Pedro O’Hara’s joins Benchwarmers in Brunswick and the Starlight Cafe in Bath, which both announced last month they were closing because of the pandemic. Two retail shops in Brunswick, Maine Street Sweets and Timeless Cottage, are also closing their doors either due to or hurried along by the virus. 

Others, though, are hopeful that some of the worst may be behind them. 

Neighboring Joshua’s Restaurant and Tavern opened on Monday for the first time since March 16

According to TJ Siatras, who owns the restaurant with his wife, instead of focusing on takeout, the pair used the time for some heavy maintenance, cleaning and improvement projects. 
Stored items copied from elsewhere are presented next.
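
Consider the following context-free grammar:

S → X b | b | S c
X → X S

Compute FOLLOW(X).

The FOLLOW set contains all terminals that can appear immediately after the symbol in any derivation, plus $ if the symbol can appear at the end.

We compute FOLLOW(X) using the standard algorithm.
FOLLOW(S) starts with {$}.
FIRST(S) = {b}
FIRST(X) = {}
FOLLOW(S) = {$, b, c}
FOLLOW(X) = {b}
Therefore, FOLLOW(X) = {b}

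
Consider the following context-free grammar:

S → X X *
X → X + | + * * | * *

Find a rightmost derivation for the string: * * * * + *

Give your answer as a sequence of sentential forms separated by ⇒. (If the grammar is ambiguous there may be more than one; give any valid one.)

S ⇒ X X * ⇒ X X + * ⇒ X * * + * ⇒ * * * * + *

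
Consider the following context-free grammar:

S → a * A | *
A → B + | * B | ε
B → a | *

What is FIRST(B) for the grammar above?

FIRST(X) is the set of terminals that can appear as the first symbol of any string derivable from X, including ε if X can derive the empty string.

We compute FIRST(B) using the standard algorithm.
FIRST(A) = {*, a, ε}
FIRST(B) = {*, a}
FIRST(S) = {*, a}
Therefore, FIRST(B) = {*, a}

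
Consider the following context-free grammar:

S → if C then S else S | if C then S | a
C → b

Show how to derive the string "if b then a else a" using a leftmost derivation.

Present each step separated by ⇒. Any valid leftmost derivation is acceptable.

S ⇒ if C then S else S ⇒ if b then S else S ⇒ if b then a else S ⇒ if b then a else a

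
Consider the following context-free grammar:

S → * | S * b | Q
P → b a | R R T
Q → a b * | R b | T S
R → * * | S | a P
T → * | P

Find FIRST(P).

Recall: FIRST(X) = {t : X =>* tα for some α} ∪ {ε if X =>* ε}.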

Joshua’s Restaurant and Tavern is one of a handful of downtown restaurants that opened patio seating on Monday. Hannah LaClaire / The Times Record

The patio reopened Monday, and later this week they plan to open the upstairs deck. They eliminated what was previously the smoking section underneath the upstairs deck and revamped the spaced for more outdoor seats, Siatras said, meaning that even to keep the recommended six feet of distance between the tables to prevent the spread of the virus, Joshua’s will be operating with more outdoor seating than last year. 

“In doing so, we hope to accommodate what we think is a pent up demand,” he said. Servers will wear masks at the tables and they are encouraging reservations to help keep people from congregating on the sidewalk. The menu will be somewhat limited at first to help keep things running smoothly, but all the favorites will still be offered. 

Siatras hopes that soon the restrictions will loosen further and he can open for indoor dining, especially on cooler or rainy nights. The restaurant is spacious and even with 50 people, they would still be able to accommodate people spaced six feet apart, he said 

The restaurant will celebrate its 31st anniversary next week, and Siatras is thankful that despite the pandemic, they are still in business. 

“We think this is a good week to celebrate that,” he said, adding, “We don’t feel like people have forgotten us. … Tourism is going to be a little more challenging this year, and we’ve always supported the local community, so we hope they’ll support us.” 

Debora King, executive director of the Brunswick Downtown Association said most businesses downtown will probably reopen slowly. 

Bohemian Coffee House, Scarlet Begonias and Portland Pie Company all opened for outdoor dining Monday and the Great Impasta will open its patio on Tuesday. 

“I know people are excited about the opportunity,” she said. 

King also noted that while several businesses have announced closures, there has also been a flurry of interest in some of the vacant or soon-to-be-vacant spaces. She could not confirm any additional details. 

“Nobody wants to see a business closed,” she said, “but if the decision has been made, it’s nice to see there’s enough confidence (in the downtown) that people are continuing to invest in our community during this crazy time.”